NASA and the European Space Agency (ESA) announced this week updated plans to launch a spacecraft toward an asteroid in order to knock it off course; a test plan that may come in handy someday should a space rock seriously threaten the planet (again).
As EarthSky reports, the Double Asteroid Redirection Test (DART) mission will launch in 2021, reach its target in 2022, and will then be followed up sometime later with a second mission to see if it worked.
Didymus And Didymoon
Way out there in space, millions of miles away, is a binary asteroid system. The larger of the two space rocks is Didymus, at about 800 feet wide. It’s accompanied by a “moon” of sorts, the 525-foot-wide “Didymoon.” The smaller body is NASA’s target.
Why Didymoon? Its size makes it perfect for the test. Roughly equivalent in size to Egypt’s Great Pyramid of Giza, Didymoon is the size of asteroid that gives NASA the most concern. Smaller ones generally burn up in the atmosphere before causing much damage. Larger ones are easier for NASA to track. But small-to-medium-sized rocks like Didymoon can slip past detection and then not show up until it’s too late – like the one that exploded over Chelyabinsk, Russia, in 2013, injuring over 1,000 people and causing hundreds of millions of dollars in property damage.
RT @ESA_Tech: @elakdawalla an ESA colleague made a modification of your Planetary Society diagram to help communicate the small size of Didymos's Didymoon - would we be okay to use publicly with appropriate credit? pic.twitter.com/xGX59eSDml— ruimtevaart (@ruimtevaart) January 30, 2019
Neither Didymus nor Didymoon are in any way a threat to Earth. They’re both too far away and on a course that takes them nowhere near us, which means they make a perfect target for this test.
What’s Going To Happen?
If all goes well, a probe will slam into the asteroid at approximately four miles per second, according to Thrillist, and then knock it off of its trajectory and, hopefully anyway, out of harm’s way.

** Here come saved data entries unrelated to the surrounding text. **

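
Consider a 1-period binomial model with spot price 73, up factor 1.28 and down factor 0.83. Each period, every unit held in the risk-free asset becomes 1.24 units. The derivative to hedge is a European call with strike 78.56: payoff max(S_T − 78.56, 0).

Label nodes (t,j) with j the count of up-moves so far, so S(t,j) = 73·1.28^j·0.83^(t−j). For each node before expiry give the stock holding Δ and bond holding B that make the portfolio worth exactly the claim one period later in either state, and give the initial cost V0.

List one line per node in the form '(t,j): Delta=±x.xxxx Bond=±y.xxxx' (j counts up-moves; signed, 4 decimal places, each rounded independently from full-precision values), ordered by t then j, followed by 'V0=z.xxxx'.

(0,0): Delta=0.4530 Bond=-22.1333
V0=10.9333

No-arbitrage ⇒ martingale measure with p* = (R−d)/(u−d) = 0.9111.
At expiry t=1: V(1,0)=0.0000, V(1,1)=14.8800
Node (0,0) S=73.0000: V=(p*·14.8800+(1−p*)·0.0000)/1.24=10.9333; Δ=(14.8800−0.0000)/(93.4400−60.5900)=0.4530; B=V−Δ·S=-22.1333
Each (Δ,B) replicates both successor values, so the strategy is self-financing and V0 is arbitrage-free.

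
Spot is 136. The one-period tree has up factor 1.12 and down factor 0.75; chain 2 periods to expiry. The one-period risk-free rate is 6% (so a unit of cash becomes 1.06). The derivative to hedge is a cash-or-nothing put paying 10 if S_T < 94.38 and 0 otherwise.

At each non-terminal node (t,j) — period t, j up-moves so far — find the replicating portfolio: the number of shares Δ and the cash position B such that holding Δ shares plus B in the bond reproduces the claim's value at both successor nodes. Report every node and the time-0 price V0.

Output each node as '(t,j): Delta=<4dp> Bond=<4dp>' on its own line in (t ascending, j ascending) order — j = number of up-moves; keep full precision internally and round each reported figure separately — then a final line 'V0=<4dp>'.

(0,0): Delta=-0.0304 Bond=4.3687
(1,0): Delta=-0.2650 Bond=28.5569
(1,1): Delta=0.0000 Bond=0.0000
V0=0.2340

Under the risk-neutral measure, an up-move has probability p* = (R−d)/(u−d) = 0.8378 and values discount at R = 1.06.
At expiry t=2: V(2,0)=10.0000, V(2,1)=0.0000, V(2,2)=0.0000
  t=1,j=0: stock 102.0000 → up 114.2400 (V=0.0000), down 76.5000 (V=10.0000). Price 1.5298; hedge Δ=-0.2650, bond B=28.5569.
  t=1,j=1: stock 152.3200 → up 170.5984 (V=0.0000), down 114.2400 (V=0.0000). Price 0.0000; hedge Δ=0.0000, bond B=0.0000.
  t=0,j=0: stock 136.0000 → up 152.3200 (V=0.0000), down 102.0000 (V=1.5298). Price 0.2340; hedge Δ=-0.0304, bond B=4.3687.
Self-financing check: at every node Δ·S+B equals the discounted successor values.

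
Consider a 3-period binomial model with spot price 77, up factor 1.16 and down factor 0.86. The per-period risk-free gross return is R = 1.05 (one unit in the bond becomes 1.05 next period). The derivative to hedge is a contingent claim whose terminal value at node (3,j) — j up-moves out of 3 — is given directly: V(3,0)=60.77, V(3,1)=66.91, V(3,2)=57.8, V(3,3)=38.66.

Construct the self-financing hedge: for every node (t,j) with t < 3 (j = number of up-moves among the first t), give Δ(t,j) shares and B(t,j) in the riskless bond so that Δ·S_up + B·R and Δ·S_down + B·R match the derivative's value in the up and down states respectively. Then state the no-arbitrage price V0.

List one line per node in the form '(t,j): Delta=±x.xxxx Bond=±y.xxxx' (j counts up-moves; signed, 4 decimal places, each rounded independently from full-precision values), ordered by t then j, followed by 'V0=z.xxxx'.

Since d<R<u, set p* = (R−d)/(u−d) = 0.6333; price each node as the discounted p*-expectation of its children.
At expiry t=3: V(3,0)=60.7700, V(3,1)=66.9100, V(3,2)=57.8000, V(3,3)=38.6600
Node (2,0) S=56.9492: V=(p*·66.9100+(1−p*)·60.7700)/1.05=61.5797; Δ=(66.9100−60.7700)/(66.0611−48.9763)=0.3594; B=V−Δ·S=41.1130
Node (2,1) S=76.8152: V=(p*·57.8000+(1−p*)·66.9100)/1.05=58.2289; Δ=(57.8000−66.9100)/(89.1056−66.0611)=-0.3953; B=V−Δ·S=88.5956
Node (2,2) S=103.6112: V=(p*·38.6600+(1−p*)·57.8000)/1.05=43.5029; Δ=(38.6600−57.8000)/(120.1890−89.1056)=-0.6158; B=V−Δ·S=107.3029
Node (1,0) S=66.2200: V=(p*·58.2289+(1−p*)·61.5797)/1.05=56.6262; Δ=(58.2289−61.5797)/(76.8152−56.9492)=-0.1687; B=V−Δ·S=67.7955
Node (1,1) S=89.3200: V=(p*·43.5029+(1−p*)·58.2289)/1.05=46.5737; Δ=(43.5029−58.2289)/(103.6112−76.8152)=-0.5496; B=V−Δ·S=95.6605
Node (0,0) S=77.0000: V=(p*·46.5737+(1−p*)·56.6262)/1.05=47.8663; Δ=(46.5737−56.6262)/(89.3200−66.2200)=-0.4352; B=V−Δ·S=81.3746
Each (Δ,B) replicates both successor values, so the strategy is self-financing and V0 is arbitrage-free.

(0,0): Delta=-0.4352 Bond=81.3746
(1,0): Delta=-0.1687 Bond=67.7955
(1,1): Delta=-0.5496 Bond=95.6605
(2,0): Delta=0.3594 Bond=41.1130
(2,1): Delta=-0.3953 Bond=88.5956
(2,2): Delta=-0.6158 Bond=107.3029
V0=47.8663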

Plans to knock an asteroid off course via the DART program have actually been in place for a while now, but this week’s announcement reveals that the ESA is partnering with NASA for a follow-up test. A second spacecraft, named Hera, will visit Didymoon sometime later to investigate the crater made by the DART mission and to calculate its current trajectory to see if it worked.
Why Not Just Nuke It?
Here’s the problem with destroying an asteroid in space, whether with nuclear weapons or otherwise. If you have, say, one million kilograms of solid asteroid heading your way, and you blast it to smithereens, you now have one million kilograms of smaller asteroids, in the form of rocks and dust and debris, still heading your way. The Earth will still absorb all of the impact of the mass of the asteroid, and it will just be spread over a larger area and divided by several million times. That’s not a good thing.
To that end, the space community has collectively decided that knocking a potential killer asteroid off course is the best way to go. With any luck, the DART mission will prove that it’s possible.